Unlike most public and private universities and colleges, for-profit educational institutions are run by businesses in order to make, as you might guess, a profit. Instead of being required to put proceeds back into the school for instruction and services, they can (and do) distribute earnings to shareholders and invest heavily in marketing for new students.
These schools have been in the news in recent years for a number of reasons, specifically concerning how they should be regulated. For example, in an environment of growing student debt burdens, four years ago the Government Accountability Office had found evidence of for-profits encouraging fraud on loan applications. This is especially worrisome because the for-profit education sector is booming:
- 42% of college enrollment growth in the last 10 years came from for-profit schools.
- 20% of the growth in bachelor's degrees came from just the 23 largest for-profit schools.
- Nearly one in seven college students in 2012 were attending a for-profit college.
Despite their popularity, we don't really know that much about how valuable a service these schools provide to their students. Are these degrees really valued in the job marketplace?
It's an important question to ask not only because students invest considerable time and energy into their studies, but because the cost of a for-profit is considerably higher than the equivalent qualification at a non-profit educational institution. In fact, for-profits cost about 80% more in fees and tuition than public schools.
They're also an enormous recipient of federal student loan funds. The authors of a recent National Bureau of Economic Research study point out: "Seven of the ten largest distributors of Pell Grant dollars are online for-profit institutions, and the for-profit sector overall receives 25% of all Federal Title IV aid and is involved in about half of all Federal loan defaults" [emphasis mine]
Considering the cost, and in light of the somewhat murky regulatory situation, you would think that for-profit students should be getting a lot of bang for their buck. Are they?
Testing the value of a for-profit education
The researchers decided to test the merits of for-profit degrees in the labor market by sending out a huge number of resumes with different education backgrounds (the resumes were also standardized for each job type and randomized across race and gender) to real job openings in five major markets -- Chicago, Los Angeles, Miami, New York, and San Francisco.
The applications focused on jobs in health and business, which are very common areas for certificates and diplomas and for bachelor's degrees, respectively. To get better insight into how different schools are perceived, the researchers included national online for-profit schools, local brick-and-mortar for-profits, and public universities ranging from the least to the most selective (private non-profit universities weren't included in the study).

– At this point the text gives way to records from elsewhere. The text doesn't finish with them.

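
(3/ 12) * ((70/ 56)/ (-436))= -5/ 6976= -0.00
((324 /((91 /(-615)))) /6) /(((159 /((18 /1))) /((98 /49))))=-398520 /4823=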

Armed with their randomized set of application templates, the researchers sent 9,564 resumes, of which 784 got a response (an 8.2% callback rate).
The researchers found that "resumes with a bachelor's degree from a for-profit institution are about two percentage points less likely to receive a callback than otherwise-identical resumes with a degree from a public institution... the effect is a decrease of 22% in the probability of callback."
In other words, applicants with for-profit degrees are 22% less likely to be called than those with public-school degrees (the findings for health care jobs were less conclusive, partly because there were much fewer to work with).
It's a result that might be driven by perceptions about how good an education the students at each type of institution are getting. A couple major surveys with hiring managers and executives both found that employers tend to value public university degrees more than for-profit ones, which could be driving the higher callback rate.
Two caveats should also be noted. First, employers also tended to call people who they presumably thought would be a good fit. So someone with a business degree from UC Berkeley was less likely to be called back for a low-paying job and more likely to be called back for a high-paying job. That's important to consider when you're mulling your future earnings options -- prestige could make a big difference in getting a higher-paying job.
Second, these results only apply to the "business" fields and jobs requiring a bachelor's degree. While business degrees account for more than 20% of all bachelor's degrees awarded, it's still possible that results may vary for other fields of study.
However, I would actually guess the opposite. Business is, by nature, a very broad and generalized subject area. For jobs requiring a more focused skill-set, like engineering, I would hazard that the perceived quality of an educational institution would matter even more than the study suggests, rather than less.
In the end, is it worth the investment?
At the end of the day, you have to ask yourself if a particular degree course makes sense. If tuition at for-profits is, on average, 80% higher than a public university and the callback rate for jobs requiring a bachelor's degree is 22% lower, well... it really doesn't make sense, does it?
There are surely other reasons people pursue education at a for-profit; for example, the convenience of online classes, the ease of enrollment, or maybe a perception that the overall cost is lower. This study demonstrates that there might be major hidden costs to a for-profit education that students aren't aware of.
That means that you might be better off finding a way to study part-time at a community college or public university, rather than signing up for an education that looks more attractive on the surface, but which costs much more in reality.